The good news -- USC remains in first place, due to Kentucky losing to LSU earlier Saturday. But the Gamecocks will only remain there by themselves for a span of hours -- as soon as Tennessee and Florida finish tangling on Sunday afternoon, one of those 8-5 teams will be sharing the lead spot.
If it's the Volunteers, USC's quest to find a cure for Saturday's slumping show will be expedited -- Tennessee comes to Columbia along with the ESPN cameras on Thursday.
Not that anybody's thinking about standings or the future. The present is much too concerning.
"As poor as we were defensively, to start the game ... ," USC coach Darrin Horn began. "It just snowballed from there."
Trying to find a specific reason for the destruction was near impossible -- as Horn said, one mistake turned into many bigger ones. The interior defense, which blocked a school-record 16 shots against Kentucky (eight alone against Wildcats man-mountain Patrick Patterson) was abused early and often by Jeffery Taylor and A.J. Ogilvy. On the off chance those two couldn't hit, the Commodores (17-11, 6-8) simply switched out to sharpshooter Jermaine Beal, who had 16 of his 27 points by halftime.
The Gamecocks couldn't match it, and they also began to run afoul of the officials. Forward Mike Holmes was given a technical foul barely a minute into the game and the USC bench was slapped with one before the 10-minute mark in the first half.
Just bad, worse and awful. The lead rarely dropped below 20 points in the second half until the game was too far gone. The Gamecocks earned their second-worst loss of the season and most debilitating since an 85-68 drubbing at LSU on Jan. 14.
USC rebounded from that one to go 8-3 in their next 11 games.
Little comfort now.
"We just didn't play defense like we normally do," said guard Devan Downey, who led the Gamecocks with 24 points. "Starting with me. I'm the point guard and I didn't set the tone."
Vanderbilt is locked into either the fifth- or sixth-place spot in the SEC East and was coming off a loss to cellar-dweller Georgia. The Commodores played like they were the ones in first place.

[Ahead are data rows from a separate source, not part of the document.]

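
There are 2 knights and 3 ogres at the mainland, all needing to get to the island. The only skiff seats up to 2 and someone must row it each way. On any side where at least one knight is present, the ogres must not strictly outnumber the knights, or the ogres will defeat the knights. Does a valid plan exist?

No

The ogres already outnumber the knights at the mainland before anyone moves, so the starting position itself is disallowed.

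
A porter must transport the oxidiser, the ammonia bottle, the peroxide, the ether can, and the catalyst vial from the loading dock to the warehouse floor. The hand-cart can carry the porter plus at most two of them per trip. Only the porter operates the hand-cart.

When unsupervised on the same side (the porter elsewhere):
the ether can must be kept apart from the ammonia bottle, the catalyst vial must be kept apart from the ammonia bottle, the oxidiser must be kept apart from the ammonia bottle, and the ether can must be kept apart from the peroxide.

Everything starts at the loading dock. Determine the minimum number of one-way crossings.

5

Counting alone: the porter can take at most 2 across per trip to the warehouse floor, so moving all 5 needs at least 3 loaded trips out, with a return between consecutive ones — at least 5 crossings.
The plan below uses exactly 5 crossings, so it is optimal:
1. Porter goes to the warehouse floor with the ammonia bottle and the peroxide.  [the loading dock: the catalyst vial, the ether can, the oxidiser | the warehouse floor: the ammonia bottle, the peroxide]
2. Porter goes back to the loading dock alone.  [the loading dock: the catalyst vial, the ether can, the oxidiser | the warehouse floor: the ammonia bottle, the peroxide]
3. Porter goes to the warehouse floor with the catalyst vial and the oxidiser.  [the loading dock: the ether can | the warehouse floor: the ammonia bottle, the catalyst vial, the oxidiser, the peroxide]
4. Porter goes back to the loading dock with the ammonia bottle.  [the loading dock: the ammonia bottle, the ether can | the warehouse floor: the catalyst vial, the oxidiser, the peroxide]
5. Porter goes to the warehouse floor with the ammonia bottle and the ether can.  [the loading dock: — | the warehouse floor: the ammonia bottle, the catalyst vial, the ether can, the oxidiser, the peroxide]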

They sunk 11 of their first 13 shots, shot 62 percent for the game and posted their first 20-point lead of the game less than 13 minutes in. Beal and Ogilvy (28 points) each had a career-high night as Vandy notched its highest-scoring first half of the season against an SEC opponent.
By contrast, USC didn't play badly, but just bad enough to allow Vandy a sizable lead from which it couldn't recover. The Gamecocks forced twice as many turnovers as they committed (24-12), hung in on the glass (40-32 Commodores) and shot 42 percent.
But none of it was enough. Vandy took off on a scorching night and never cooled off until the final horn.
"Well, that was a little better," coach Kevin Stallings said. "A lot better, actually."
Downey and Zam Fredrick (21 points) spoke afterward, still seeming a bit mystified as to just what happened.
"They got into it early," Fredrick said. "We were allowing them to do whatever they wanted to."
The Gamecocks couldn't score in the first half when they fell behind by as much as 20, and with one of their only remaining chances looming just after halftime, they still couldn't. Trailing 47-27, Beal worked a three-point play on the first possession and Vandy never slowed.
Behind Downey's shooting, the Gamecocks eventually cut it to 15 points. But it never got closer than that until the final bell.
USC limped into the night facing two games in the rest of the regular season, either of which could make or break its division title hopes. Fredrick and Downey said they'd be watching the Tennessee-Florida game with perhaps a bit keener eye, although Fredrick said he'd watch it anyway since he's a college basketball fan as well as a player.
"If first place is on the line Thursday, then so be it," Fredrick said. "We're going to come out and play the game the way we always do."
Which, judging by the rest of their season thus far, was absolutely nothing like Saturday.